The Organization of the Petroleum Exporting Countries (OPEC) tentatively agreed to an oil output cut yesterday but was waiting for a commitment from non-OPEC heavyweight Russia before deciding the exact volumes for a production reduction aimed at propping up crude prices; Reuters reported quoting two sources from the group.
An OPEC delegate was quoted to have announced that the meeting concluded without the cartel deciding on the figure of the output cut adding that the debate would continue with non-OPEC members on Friday (today).
Russian Energy Minister Alexander Novak was said to have flown home from Vienna earlier for talks with President Vladimir Putin in St Petersburg. Novak returns to the Austrian capital today for discussions among Saudi-led OPEC and the group’s allies.
The price of crude has fallen almost a third since October but U.S. President Donald Trump has demanded the OPEC make oil even cheaper by refraining from output cuts.
“We hope to conclude something by the end of the day tomorrow (Friday) … We have to get the non-OPEC countries on board,” Saudi Energy Minister Khalid al-Falih told reporters before the OPEC meeting started.
“If everybody is not willing to join and contribute equally, we will wait until they are,” he said.
Possible output cuts by OPEC and its allies ranged from 0.5-1.5 million barrels per day (bpd), and 1 million bpd was acceptable, the Saudi minister said.
Several delegates said after the four-and-half hour closed-door meeting that many countries including Iran, Libya and Venezuela were seeking exemptions from cuts.
The Minister of State for Petroleum Resources Dr. Ibe Kachikwu earlier before the meeting said the country would struggle to join the production cut.
Speaking in an interview with Bloomberg monitored by our reporter, the minister when asked whether Nigeria would be able to reduce production, said it would very difficult to do that, “but where we are now is that everybody must be seen to contribute. Obviously the smaller it is the more amenable it is to try and participate but the larger it is the more we will struggle to participate.”
I am keeping all fingers crossed, we have gotten exemptions three times understandably this time around I think there is a decision that everybody should be seen to chip in,” he said.

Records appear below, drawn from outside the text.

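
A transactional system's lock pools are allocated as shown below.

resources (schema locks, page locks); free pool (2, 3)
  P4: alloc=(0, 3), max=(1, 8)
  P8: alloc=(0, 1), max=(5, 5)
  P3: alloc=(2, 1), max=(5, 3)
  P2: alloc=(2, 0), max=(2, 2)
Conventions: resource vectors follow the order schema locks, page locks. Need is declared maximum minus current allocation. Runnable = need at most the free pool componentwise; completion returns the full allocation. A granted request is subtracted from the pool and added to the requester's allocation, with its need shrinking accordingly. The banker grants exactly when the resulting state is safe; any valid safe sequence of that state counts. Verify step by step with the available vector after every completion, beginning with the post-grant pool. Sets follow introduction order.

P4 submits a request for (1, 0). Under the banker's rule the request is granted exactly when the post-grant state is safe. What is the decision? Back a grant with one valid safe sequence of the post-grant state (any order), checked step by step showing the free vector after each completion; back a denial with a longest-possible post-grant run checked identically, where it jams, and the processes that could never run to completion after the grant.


GRANT. The post-grant state is safe; one safe sequence: P2, P3, P8, P4.
Key observation: the transfer keeps a workable pool ((1, 3)); P2 starts the safe sequence.
Step-by-step check of the post-grant state:
  pool = (1, 3)
  P2 needs (0, 2) <= (1, 3) -> finishes; pool += (2, 0) = (3, 3)
  P3 needs (3, 2) <= (3, 3) -> finishes; pool += (2, 1) = (5, 4)
  P8 needs (5, 4) <= (5, 4) -> finishes; pool += (0, 1) = (5, 5)
  P4 needs (0, 5) <= (5, 5) -> finishes; pool += (1, 3) = (6, 8)


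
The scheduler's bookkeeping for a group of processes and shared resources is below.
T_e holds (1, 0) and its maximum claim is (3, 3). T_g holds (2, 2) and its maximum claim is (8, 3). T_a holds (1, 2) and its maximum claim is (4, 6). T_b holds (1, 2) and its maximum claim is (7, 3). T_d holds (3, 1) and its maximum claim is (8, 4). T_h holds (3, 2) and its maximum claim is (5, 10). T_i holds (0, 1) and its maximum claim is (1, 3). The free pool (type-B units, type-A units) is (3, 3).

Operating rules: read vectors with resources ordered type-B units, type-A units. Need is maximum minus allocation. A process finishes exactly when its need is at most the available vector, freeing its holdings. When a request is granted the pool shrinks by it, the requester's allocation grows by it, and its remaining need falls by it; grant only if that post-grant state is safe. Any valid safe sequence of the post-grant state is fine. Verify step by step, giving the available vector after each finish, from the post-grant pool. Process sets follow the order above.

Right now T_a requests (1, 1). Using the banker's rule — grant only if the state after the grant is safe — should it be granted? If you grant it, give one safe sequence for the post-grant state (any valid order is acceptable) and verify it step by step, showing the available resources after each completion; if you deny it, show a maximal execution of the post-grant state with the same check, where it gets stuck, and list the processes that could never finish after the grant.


GRANT: granting preserves safety; a valid post-grant sequence is T_i, T_a, T_e, T_d, T_b, T_h, T_g.
Key observation: post-grant, (2, 2) remains, and an order beginning with T_i completes everyone.
Check on the post-grant state, step by step:
  pool = (2, 2)
  T_i needs (1, 2) <= (2, 2) -> finishes; pool += (0, 1) = (2, 3)
  T_a needs (2, 3) <= (2, 3) -> finishes; pool += (2, 3) = (4, 6)
  T_e needs (2, 3) <= (4, 6) -> finishes; pool += (1, 0) = (5, 6)
  T_d needs (5, 3) <= (5, 6) -> finishes; pool += (3, 1) = (8, 7)
  T_b needs (6, 1) <= (8, 7) -> finishes; pool += (1, 2) = (9, 9)
  T_h needs (2, 8) <= (9, 9) -> finishes; pool += (3, 2) = (12, 11)
  T_g needs (6, 1) <= (12, 11) -> finishes; pool += (2, 2) = (14, 13)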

On the volume Nigeria might be asked to cut, he said, “we don’t know yet. Let’s go in there; I know it must be very small numbers,” adding that oil production stood at 1.73m b/d dropping from 2m b/d published in October by the oil ministry.
Nigeria’s oil production is projected to increase by 200,000 barrels per day with the coming on stream of the Egina oil field early 2019 but Kachikwu said this would have no impact if Nigeria joins the OPEC cut.

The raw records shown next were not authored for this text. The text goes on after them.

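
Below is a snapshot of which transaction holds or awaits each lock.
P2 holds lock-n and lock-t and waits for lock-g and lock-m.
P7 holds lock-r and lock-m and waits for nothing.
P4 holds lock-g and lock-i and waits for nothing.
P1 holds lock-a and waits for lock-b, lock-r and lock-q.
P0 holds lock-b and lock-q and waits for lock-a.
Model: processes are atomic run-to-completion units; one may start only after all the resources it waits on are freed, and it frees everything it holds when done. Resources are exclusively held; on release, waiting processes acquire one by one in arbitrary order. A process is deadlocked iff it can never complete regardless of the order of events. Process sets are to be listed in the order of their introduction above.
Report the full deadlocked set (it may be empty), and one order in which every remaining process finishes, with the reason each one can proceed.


The deadlocked set is P1 and P0.
Key observation: P1 -> P0 -> P1 is a circular wait — nothing in it can go first; no other process is dragged down with it.
A valid finishing order for the others: P7, P4, P2.
Verifying each step:
  run P7 (it waits on nothing); releases lock-r and lock-m
  run P4 (it waits on nothing); releases lock-g and lock-i
  P2: everything it awaited (lock-g and lock-m) is free; runs, freeing lock-n and lock-t


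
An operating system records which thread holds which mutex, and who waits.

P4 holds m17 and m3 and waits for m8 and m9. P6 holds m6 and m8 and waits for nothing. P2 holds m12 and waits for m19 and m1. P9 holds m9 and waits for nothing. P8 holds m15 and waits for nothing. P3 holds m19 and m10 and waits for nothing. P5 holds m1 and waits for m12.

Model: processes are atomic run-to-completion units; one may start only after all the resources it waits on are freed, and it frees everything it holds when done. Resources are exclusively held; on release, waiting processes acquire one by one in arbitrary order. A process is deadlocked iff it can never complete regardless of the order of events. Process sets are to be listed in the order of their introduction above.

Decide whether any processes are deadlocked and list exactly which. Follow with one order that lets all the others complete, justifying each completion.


The deadlocked set is P2 and P5.
Key observation: the knot is the closed ring of waits P2 -> P5 -> P2; no other process is dragged down with it.
One completion order for the rest: P9, P8, P6, P4, P3.
Walking it through:
  run P9 (it waits on nothing); releases m9
  run P8 (it waits on nothing); releases m15
  run P6 (it waits on nothing); releases m6 and m8
  P4: everything it awaited (m8 and m9) is free; runs, freeing m17 and m3
  run P3 (it waits on nothing); releases m19 and m10


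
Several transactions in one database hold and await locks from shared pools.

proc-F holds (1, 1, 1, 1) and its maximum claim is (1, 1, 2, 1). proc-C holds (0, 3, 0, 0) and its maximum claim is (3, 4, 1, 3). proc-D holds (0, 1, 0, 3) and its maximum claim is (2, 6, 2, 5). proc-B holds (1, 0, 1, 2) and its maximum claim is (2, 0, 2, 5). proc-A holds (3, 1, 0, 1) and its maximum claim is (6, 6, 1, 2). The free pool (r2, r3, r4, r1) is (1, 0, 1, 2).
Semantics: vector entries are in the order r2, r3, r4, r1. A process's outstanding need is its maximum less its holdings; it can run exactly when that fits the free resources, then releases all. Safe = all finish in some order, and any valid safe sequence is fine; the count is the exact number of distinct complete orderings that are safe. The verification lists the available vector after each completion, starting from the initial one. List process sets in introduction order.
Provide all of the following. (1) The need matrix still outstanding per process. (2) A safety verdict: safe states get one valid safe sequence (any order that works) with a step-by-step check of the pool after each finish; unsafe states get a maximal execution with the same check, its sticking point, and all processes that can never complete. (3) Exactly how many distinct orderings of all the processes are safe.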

“The reality is that most of that is condensate. It is not pure crude. So, within the condensate philosophy we probably are still covered,” he said.

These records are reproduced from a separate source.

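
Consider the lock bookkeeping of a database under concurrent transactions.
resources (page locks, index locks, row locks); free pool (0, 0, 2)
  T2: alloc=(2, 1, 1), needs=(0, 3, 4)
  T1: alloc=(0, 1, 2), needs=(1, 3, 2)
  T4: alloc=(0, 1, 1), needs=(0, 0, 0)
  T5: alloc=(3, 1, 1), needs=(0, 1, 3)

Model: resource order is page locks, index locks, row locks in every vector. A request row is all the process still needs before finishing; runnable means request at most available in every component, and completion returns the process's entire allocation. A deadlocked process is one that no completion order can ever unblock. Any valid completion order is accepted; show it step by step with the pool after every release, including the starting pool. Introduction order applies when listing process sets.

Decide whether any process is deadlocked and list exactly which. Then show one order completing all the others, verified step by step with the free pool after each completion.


Deadlocked set: T2 and T1.
Key observation: the wall is index locks: completing T4, T5 brings the pool only to (3, 2, 4), and all the rest need more.
A valid finishing order for the others: T4, T5. Step-by-step check:
  pool = (0, 0, 2)
  run T4 (needs (0, 0, 0), free (0, 0, 2)); after release of (0, 1, 1) the pool is (0, 1, 3)
  run T5 (needs (0, 1, 3), free (0, 1, 3)); after release of (3, 1, 1) the pool is (3, 2, 4)
None of the blocked processes ever fits:
  blocked: T2 wants (0, 3, 4), pool (3, 2, 4) — not enough index locks
  blocked: T1 wants (1, 3, 2), pool (3, 2, 4) — not enough index locks


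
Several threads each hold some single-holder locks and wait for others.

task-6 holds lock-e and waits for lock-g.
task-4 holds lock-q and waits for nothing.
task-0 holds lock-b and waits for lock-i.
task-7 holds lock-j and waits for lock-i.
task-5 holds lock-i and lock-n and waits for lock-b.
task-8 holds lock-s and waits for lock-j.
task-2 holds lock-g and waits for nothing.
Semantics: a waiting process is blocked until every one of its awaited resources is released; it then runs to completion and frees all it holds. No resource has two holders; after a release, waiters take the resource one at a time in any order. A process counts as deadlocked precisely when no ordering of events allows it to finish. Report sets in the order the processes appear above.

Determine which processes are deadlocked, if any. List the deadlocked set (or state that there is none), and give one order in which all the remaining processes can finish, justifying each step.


Deadlocked: task-0, task-7, task-5 and task-8.
Key observation: the waits loop around task-0 -> task-5 -> task-0 with no way out; task-7 and task-8 wait into the deadlock from upstream.
A valid finishing order for the others: task-2, task-4, task-6.
Walking it through:
  run task-2 (it waits on nothing); releases lock-g
  run task-4 (it waits on nothing); releases lock-q
  task-6 waits on lock-g — all released -> runs and releases lock-e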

On the state of the country’s refineries the minister revealed that because negotiations with the prospective investors for the refineries’ repair was taking longer than expected, “The NNPC board in the last meeting took a position that by December 15th we should draw a ceiling whether we are going forward or not with the investors. We think that we would be able to go forward with some minor adjustments in terms of terms and by sometime first quarter of next year we should be able to see actual work begin at least with the initial ORBs.”